Usually, when gridlines are enabled on a camera or phone it looks like this:
But for the purpose of this article, I will move them slightly in order to show you how I frame my photos with the rule of thirds in mind.
Here are 4 examples.
In this photo, the subject is the leopard sitting next to a termite nest. The leopard is the main focus, secondly is the termite nest. Consider the termite nest as a side story.
As you can see I created a little bit of breathing room on the right of the leopard, which is also the direction it’s looking. Why did I do this?
Well, consider the photo below if I didn’t.

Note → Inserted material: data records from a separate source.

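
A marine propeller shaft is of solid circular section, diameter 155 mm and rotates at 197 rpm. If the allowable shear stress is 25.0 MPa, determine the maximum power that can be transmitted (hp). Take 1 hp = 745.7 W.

506 hp

J = πd⁴/32 = π(0.155)⁴/32 = 5.667×10^-5 m⁴.
T_max = τ_allow·J/r = 2.50×10^7 × 5.667×10^-5 / 0.0775 = 18280 N·m.
ω = 2π·197/60 = 20.63 rad/s, so P_max = T_max·ω = 3.771×10^5 W.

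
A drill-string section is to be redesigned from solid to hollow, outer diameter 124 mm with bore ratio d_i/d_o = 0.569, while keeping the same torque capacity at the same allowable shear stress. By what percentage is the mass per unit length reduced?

Equal τ_max and T ⇒ the solid shaft needs d_s³ = d_o³(1−k⁴), so d_s = 124·(1−0.569⁴)^(1/3) = 119.5 mm.
Area ratio A_h/A_s = d_o²(1−k²)/d_s² = (1−k²)/(1−k⁴)^(2/3) = 0.7280.
Mass saving = 1 − 0.7280 = 27.2 %.

27.2 %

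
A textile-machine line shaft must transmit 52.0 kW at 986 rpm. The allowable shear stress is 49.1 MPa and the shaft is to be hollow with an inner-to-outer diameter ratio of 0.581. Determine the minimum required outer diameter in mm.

ω = 2π·986/60 = 103.3 rad/s, so T = P/ω = 52.0×10³ / 103.3 = 503.6 N·m.
For a hollow shaft with d_i/d_o = 0.581: τ_max = 16T/(π d_o³ (1−k⁴)), so d_o = [16T/(π τ_allow (1−k⁴))]^(1/3) = [16·503.6/(π·4.91×10^7·0.8861)]^(1/3) = 0.03892 m.

38.9 mm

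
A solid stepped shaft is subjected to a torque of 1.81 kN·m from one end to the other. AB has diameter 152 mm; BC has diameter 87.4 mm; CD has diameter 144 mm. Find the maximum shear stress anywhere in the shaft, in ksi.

Under the same torque, τ_max = 16T/(πd³) is largest where d is smallest — segment BC (d = 87.4 mm).
τ_max = 16·1810/(π·(0.0874)³) = 1.381×10^7 Pa.

2.00 ksi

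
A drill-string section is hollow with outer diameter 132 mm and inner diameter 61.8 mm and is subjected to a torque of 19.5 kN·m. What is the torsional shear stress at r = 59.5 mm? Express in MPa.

40.9 MPa

J = π(d_o⁴ − d_i⁴)/32 = π(0.132⁴ − 0.0618⁴)/32 = 2.837×10^-5 m⁴.
Shear stress varies linearly with radius: τ = T·r/J = 19500 × 0.0595 / 2.837×10^-5 = 4.089×10^7 Pa.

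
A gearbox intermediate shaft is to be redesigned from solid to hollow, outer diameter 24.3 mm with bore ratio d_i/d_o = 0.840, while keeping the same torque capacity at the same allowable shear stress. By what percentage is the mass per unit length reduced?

Equal τ_max and T ⇒ the solid shaft needs d_s³ = d_o³(1−k⁴), so d_s = 24.3·(1−0.840⁴)^(1/3) = 19.31 mm.
Area ratio A_h/A_s = d_o²(1−k²)/d_s² = (1−k²)/(1−k⁴)^(2/3) = 0.4660.
Mass saving = 1 − 0.4660 = 53.4 %.

53.4 %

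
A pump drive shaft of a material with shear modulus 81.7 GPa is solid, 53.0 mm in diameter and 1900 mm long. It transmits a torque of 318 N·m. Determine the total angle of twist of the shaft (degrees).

0.547°

J = πd⁴/32 = π(0.0530)⁴/32 = 7.746×10^-7 m⁴.
θ = T·L/(G·J) = 318.0 × 1.90 / (81.7×10⁹ × 7.746×10^-7) = 9.547×10^-3 rad.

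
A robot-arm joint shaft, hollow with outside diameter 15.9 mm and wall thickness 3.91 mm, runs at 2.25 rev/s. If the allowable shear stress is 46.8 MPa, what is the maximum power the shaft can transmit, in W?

J = π(d_o⁴ − d_i⁴)/32 = π(0.0159⁴ − 0.00808⁴)/32 = 5.856×10^-9 m⁴.
T_max = τ_allow·J/r = 4.68×10^7 × 5.856×10^-9 / 0.00795 = 34.47 N·m.
ω = 2π·2.25 = 14.14 rad/s, so P_max = T_max·ω = 487.4 W.

487 W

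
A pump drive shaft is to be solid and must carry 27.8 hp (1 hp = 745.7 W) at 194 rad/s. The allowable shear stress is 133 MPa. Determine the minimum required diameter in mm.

16.0 mm

ω = 194 rad/s, so T = P/ω = 27.8×745.7 / 194.0 = 106.9 N·m.
For a solid shaft τ_max = 16T/(πd³), so d = (16T/(π τ_allow))^(1/3) = (16·106.9/(π·1.33×10^8))^(1/3) = 0.01599 m.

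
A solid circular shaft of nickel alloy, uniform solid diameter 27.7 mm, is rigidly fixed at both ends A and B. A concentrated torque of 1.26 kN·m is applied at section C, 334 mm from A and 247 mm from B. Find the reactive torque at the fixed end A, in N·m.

With uniform GJ and both ends fixed, compatibility θ_AC = θ_CB gives T_A·a = T_B·b, together with T_A + T_B = T₀.
T_A = T₀·b/(a+b) = 1260·247/581.0 = 535.7 N·m; T_B = 724.3 N·m.

536 N·m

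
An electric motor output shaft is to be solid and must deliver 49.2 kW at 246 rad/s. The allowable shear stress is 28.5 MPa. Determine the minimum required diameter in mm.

ω = 246 rad/s, so T = P/ω = 49.2×10³ / 246.0 = 200.0 N·m.
For a solid shaft τ_max = 16T/(πd³), so d = (16T/(π τ_allow))^(1/3) = (16·200.0/(π·2.85×10^7))^(1/3) = 0.03294 m.

32.9 mm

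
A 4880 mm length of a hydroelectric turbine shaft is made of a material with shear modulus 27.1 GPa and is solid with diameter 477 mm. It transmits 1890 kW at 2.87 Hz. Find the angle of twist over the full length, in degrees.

ω = 2π·2.87 = 18.03 rad/s, so T = P/ω = 1890×10³ / 18.03 = 104800 N·m.
J = πd⁴/32 = π(0.477)⁴/32 = 5.082×10^-3 m⁴.
θ = T·L/(G·J) = 104800 × 4.88 / (27.1×10⁹ × 5.082×10^-3) = 3.713×10^-3 rad.

0.213°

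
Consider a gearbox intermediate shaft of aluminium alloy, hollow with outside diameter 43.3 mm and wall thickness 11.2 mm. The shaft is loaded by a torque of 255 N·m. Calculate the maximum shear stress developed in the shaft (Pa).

1.69e7 Pa

J = π(d_o⁴ − d_i⁴)/32 = π(0.0433⁴ − 0.0209⁴)/32 = 3.264×10^-7 m⁴.
τ_max = T·r/J = 255.0 × 0.0216 / 3.264×10^-7 = 1.692×10^7 Pa.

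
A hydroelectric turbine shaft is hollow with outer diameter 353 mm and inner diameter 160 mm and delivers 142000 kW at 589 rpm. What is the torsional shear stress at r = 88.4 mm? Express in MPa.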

It might still be an okay shot, but it’s just not the same. At least not for me anyway. It feels a little bit too cramped. I want there to be a feeling of freedom. That the leopard is in its territory where it is free to roam, and not just a cat trapped in a cage.

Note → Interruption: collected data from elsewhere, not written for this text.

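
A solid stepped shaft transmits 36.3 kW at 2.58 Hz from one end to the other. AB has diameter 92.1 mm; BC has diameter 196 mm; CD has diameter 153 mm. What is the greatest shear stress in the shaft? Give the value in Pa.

ω = 2π·2.58 = 16.21 rad/s, so T = P/ω = 36.3×10³ / 16.21 = 2239 N·m.
Under the same torque, τ_max = 16T/(πd³) is largest where d is smallest — segment AB (d = 92.1 mm).
τ_max = 16·2239/(π·(0.0921)³) = 1.460×10^7 Pa.

1.46e7 Pa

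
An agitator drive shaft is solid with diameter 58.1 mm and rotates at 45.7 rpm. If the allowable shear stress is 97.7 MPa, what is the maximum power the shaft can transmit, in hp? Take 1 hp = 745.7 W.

24.1 hp

J = πd⁴/32 = π(0.0581)⁴/32 = 1.119×10^-6 m⁴.
T_max = τ_allow·J/r = 9.77×10^7 × 1.119×10^-6 / 0.0290 = 3762 N·m.
ω = 2π·45.7/60 = 4.786 rad/s, so P_max = T_max·ω = 1.801×10^4 W.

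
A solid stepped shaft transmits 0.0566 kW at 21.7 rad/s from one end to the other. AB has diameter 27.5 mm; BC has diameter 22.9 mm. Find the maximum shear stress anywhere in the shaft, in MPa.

ω = 21.7 rad/s, so T = P/ω = 0.0566×10³ / 21.70 = 2.608 N·m.
Under the same torque, τ_max = 16T/(πd³) is largest where d is smallest — segment BC (d = 22.9 mm).
τ_max = 16·2.608/(π·(0.0229)³) = 1.106×10^6 Pa.

1.11 MPa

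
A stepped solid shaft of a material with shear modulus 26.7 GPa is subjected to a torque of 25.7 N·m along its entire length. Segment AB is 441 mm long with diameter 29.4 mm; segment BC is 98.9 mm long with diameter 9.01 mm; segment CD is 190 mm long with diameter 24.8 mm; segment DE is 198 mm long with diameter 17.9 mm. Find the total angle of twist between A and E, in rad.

J_AB = π(0.0294)⁴/32 = 7.33×10^-8 m⁴; J_BC = π(0.00901)⁴/32 = 6.47×10^-10 m⁴; J_CD = π(0.0248)⁴/32 = 3.71×10^-8 m⁴; J_DE = π(0.0179)⁴/32 = 1.01×10^-8 m⁴.
θ = (T/G)·Σ L_i/J_i = (25.70/26.7×10⁹)·(0.441/7.33×10^-8 + 0.0989/6.47×10^-10 + 0.190/3.71×10^-8 + 0.198/1.01×10^-8) = 0.1768 rad.

0.177 rad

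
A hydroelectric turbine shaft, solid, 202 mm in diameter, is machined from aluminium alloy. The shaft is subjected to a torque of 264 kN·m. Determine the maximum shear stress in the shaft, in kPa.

163000 kPa

J = πd⁴/32 = π(0.202)⁴/32 = 1.635×10^-4 m⁴.
τ_max = T·r/J = 264000 × 0.101 / 1.635×10^-4 = 1.631×10^8 Pa.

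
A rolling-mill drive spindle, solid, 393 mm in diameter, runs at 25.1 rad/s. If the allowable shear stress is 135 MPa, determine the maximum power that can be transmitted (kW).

J = πd⁴/32 = π(0.393)⁴/32 = 2.342×10^-3 m⁴.
T_max = τ_allow·J/r = 1.35×10^8 × 2.342×10^-3 / 0.197 = 1.609e6 N·m.
ω = 25.1 rad/s, so P_max = T_max·ω = 4.038×10^7 W.

40400 kW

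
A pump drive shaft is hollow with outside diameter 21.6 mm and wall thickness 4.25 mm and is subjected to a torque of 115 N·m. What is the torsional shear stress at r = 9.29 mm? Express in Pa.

J = π(d_o⁴ − d_i⁴)/32 = π(0.0216⁴ − 0.0131⁴)/32 = 1.848×10^-8 m⁴.
Shear stress varies linearly with radius: τ = T·r/J = 115.0 × 0.00929 / 1.848×10^-8 = 5.781×10^7 Pa.

5.78e7 Pa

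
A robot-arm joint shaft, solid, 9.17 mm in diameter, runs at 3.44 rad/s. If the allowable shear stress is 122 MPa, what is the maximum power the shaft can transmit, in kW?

0.0635 kW

J = πd⁴/32 = π(0.00917)⁴/32 = 6.942×10^-10 m⁴.
T_max = τ_allow·J/r = 1.22×10^8 × 6.942×10^-10 / 0.00458 = 18.47 N·m.
ω = 3.44 rad/s, so P_max = T_max·ω = 63.54 W.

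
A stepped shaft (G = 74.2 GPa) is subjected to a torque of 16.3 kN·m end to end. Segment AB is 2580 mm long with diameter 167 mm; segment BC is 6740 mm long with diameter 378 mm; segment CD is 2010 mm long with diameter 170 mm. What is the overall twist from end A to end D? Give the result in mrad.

J_AB = π(0.167)⁴/32 = 7.64×10^-5 m⁴; J_BC = π(0.378)⁴/32 = 2.00×10^-3 m⁴; J_CD = π(0.170)⁴/32 = 8.20×10^-5 m⁴.
θ = (T/G)·Σ L_i/J_i = (16300/74.2×10⁹)·(2.58/7.64×10^-5 + 6.74/2.00×10^-3 + 2.01/8.20×10^-5) = 0.01355 rad.

13.5 mrad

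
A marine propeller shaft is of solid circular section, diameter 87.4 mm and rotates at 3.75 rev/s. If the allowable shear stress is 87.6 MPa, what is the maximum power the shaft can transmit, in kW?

J = πd⁴/32 = π(0.0874)⁴/32 = 5.729×10^-6 m⁴.
T_max = τ_allow·J/r = 8.76×10^7 × 5.729×10^-6 / 0.0437 = 11480 N·m.
ω = 2π·3.75 = 23.56 rad/s, so P_max = T_max·ω = 2.706×10^5 W.

271 kW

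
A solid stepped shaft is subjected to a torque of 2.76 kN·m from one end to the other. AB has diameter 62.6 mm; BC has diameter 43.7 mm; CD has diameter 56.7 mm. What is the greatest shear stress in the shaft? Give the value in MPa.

Under the same torque, τ_max = 16T/(πd³) is largest where d is smallest — segment BC (d = 43.7 mm).
τ_max = 16·2760/(π·(0.0437)³) = 1.684×10^8 Pa.

168 MPa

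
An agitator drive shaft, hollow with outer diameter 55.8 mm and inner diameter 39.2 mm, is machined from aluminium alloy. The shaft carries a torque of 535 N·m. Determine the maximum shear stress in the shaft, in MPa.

20.7 MPa

J = π(d_o⁴ − d_i⁴)/32 = π(0.0558⁴ − 0.0392⁴)/32 = 7.200×10^-7 m⁴.
τ_max = T·r/J = 535.0 × 0.0279 / 7.200×10^-7 = 2.073×10^7 Pa.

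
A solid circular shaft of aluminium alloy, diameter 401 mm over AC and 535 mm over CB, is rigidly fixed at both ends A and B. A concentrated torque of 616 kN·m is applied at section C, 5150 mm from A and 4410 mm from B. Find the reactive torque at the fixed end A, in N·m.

131000 N·m

Compatibility: T_A·a/J_AC = T_B·b/J_CB with T_A + T_B = T₀.
J_AC = 2.54×10^-3 m⁴, J_CB = 8.04×10^-3 m⁴, so T_A = T₀·(J_AC/a)/((J_AC/a)+(J_CB/b)) = 131100 N·m, T_B = 484900 N·m.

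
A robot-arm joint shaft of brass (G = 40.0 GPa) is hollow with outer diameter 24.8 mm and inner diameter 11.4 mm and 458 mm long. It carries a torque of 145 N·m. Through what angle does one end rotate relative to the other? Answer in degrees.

2.68°

J = π(d_o⁴ − d_i⁴)/32 = π(0.0248⁴ − 0.0114⁴)/32 = 3.548×10^-8 m⁴.
θ = T·L/(G·J) = 145.0 × 0.458 / (40.0×10⁹ × 3.548×10^-8) = 0.04680 rad.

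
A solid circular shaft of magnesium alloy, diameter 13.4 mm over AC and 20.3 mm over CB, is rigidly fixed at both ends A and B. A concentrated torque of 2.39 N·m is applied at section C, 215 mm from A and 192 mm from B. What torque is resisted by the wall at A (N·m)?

Compatibility: T_A·a/J_AC = T_B·b/J_CB with T_A + T_B = T₀.
J_AC = 3.17×10^-9 m⁴, J_CB = 1.67×10^-8 m⁴, so T_A = T₀·(J_AC/a)/((J_AC/a)+(J_CB/b)) = 0.3465 N·m, T_B = 2.044 N·m.

0.346 N·m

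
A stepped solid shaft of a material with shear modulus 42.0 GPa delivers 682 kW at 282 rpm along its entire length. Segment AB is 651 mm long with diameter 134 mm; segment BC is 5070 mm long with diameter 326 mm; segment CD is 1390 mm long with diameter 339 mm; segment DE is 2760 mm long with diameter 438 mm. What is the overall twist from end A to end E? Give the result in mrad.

ω = 2π·282/60 = 29.53 rad/s, so T = P/ω = 682×10³ / 29.53 = 23090 N·m.
J_AB = π(0.134)⁴/32 = 3.17×10^-5 m⁴; J_BC = π(0.326)⁴/32 = 1.11×10^-3 m⁴; J_CD = π(0.339)⁴/32 = 1.30×10^-3 m⁴; J_DE = π(0.438)⁴/32 = 3.61×10^-3 m⁴.
θ = (T/G)·Σ L_i/J_i = (23090/42.0×10⁹)·(0.651/3.17×10^-5 + 5.07/1.11×10^-3 + 1.39/1.30×10^-3 + 2.76/3.61×10^-3) = 0.01483 rad.

14.8 mrad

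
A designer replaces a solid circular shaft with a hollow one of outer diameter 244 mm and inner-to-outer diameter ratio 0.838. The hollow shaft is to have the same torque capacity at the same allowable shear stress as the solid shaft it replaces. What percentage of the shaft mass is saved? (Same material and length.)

53.2 %

Equal τ_max and T ⇒ the solid shaft needs d_s³ = d_o³(1−k⁴), so d_s = 244·(1−0.838⁴)^(1/3) = 194.5 mm.
Area ratio A_h/A_s = d_o²(1−k²)/d_s² = (1−k²)/(1−k⁴)^(2/3) = 0.4684.
Mass saving = 1 − 0.4684 = 53.2 %.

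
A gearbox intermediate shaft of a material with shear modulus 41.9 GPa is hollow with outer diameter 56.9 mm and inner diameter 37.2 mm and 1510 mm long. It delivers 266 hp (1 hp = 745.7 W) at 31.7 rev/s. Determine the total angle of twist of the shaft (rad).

ω = 2π·31.7 = 199.2 rad/s, so T = P/ω = 266×745.7 / 199.2 = 995.9 N·m.
J = π(d_o⁴ − d_i⁴)/32 = π(0.0569⁴ − 0.0372⁴)/32 = 8.411×10^-7 m⁴.
θ = T·L/(G·J) = 995.9 × 1.51 / (41.9×10⁹ × 8.411×10^-7) = 0.04267 rad.

0.0427 rad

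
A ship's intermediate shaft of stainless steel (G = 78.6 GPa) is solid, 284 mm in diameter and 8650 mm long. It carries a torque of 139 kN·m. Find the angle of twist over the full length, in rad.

J = πd⁴/32 = π(0.284)⁴/32 = 6.387×10^-4 m⁴.
θ = T·L/(G·J) = 139000 × 8.65 / (78.6×10⁹ × 6.387×10^-4) = 0.02395 rad.

0.0240 rad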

Here are two textbook uses of the rule of thirds.
The bottom line of the gridline is on the horizon and my subject is smack in the middle of the photo.
Here the subject, which is a flower, is also right in the middle. I made use of a vignette* to darken the image around the corners in order to highlight the flower even more.
*Vignette - Usually a dark oval or circular shadow that creeps from the borders to the centre of the photo.
When I took this photo I made sure the mountain was in the bottom half of the frame with the sky filling the top half, which once again also creates breathing room for the photo. I want you to get a feeling of the fresh open air.
Maybe you’ve noticed the clouds are also serving as leading lines that guide your eyes towards the mountain.
These “rules” are merely guidelines and not the “Code of the Photography Brethern”. This is what works for me as a photographer. Play around with them. See what works for you. Develop your own eye for detail and see what you can come up with.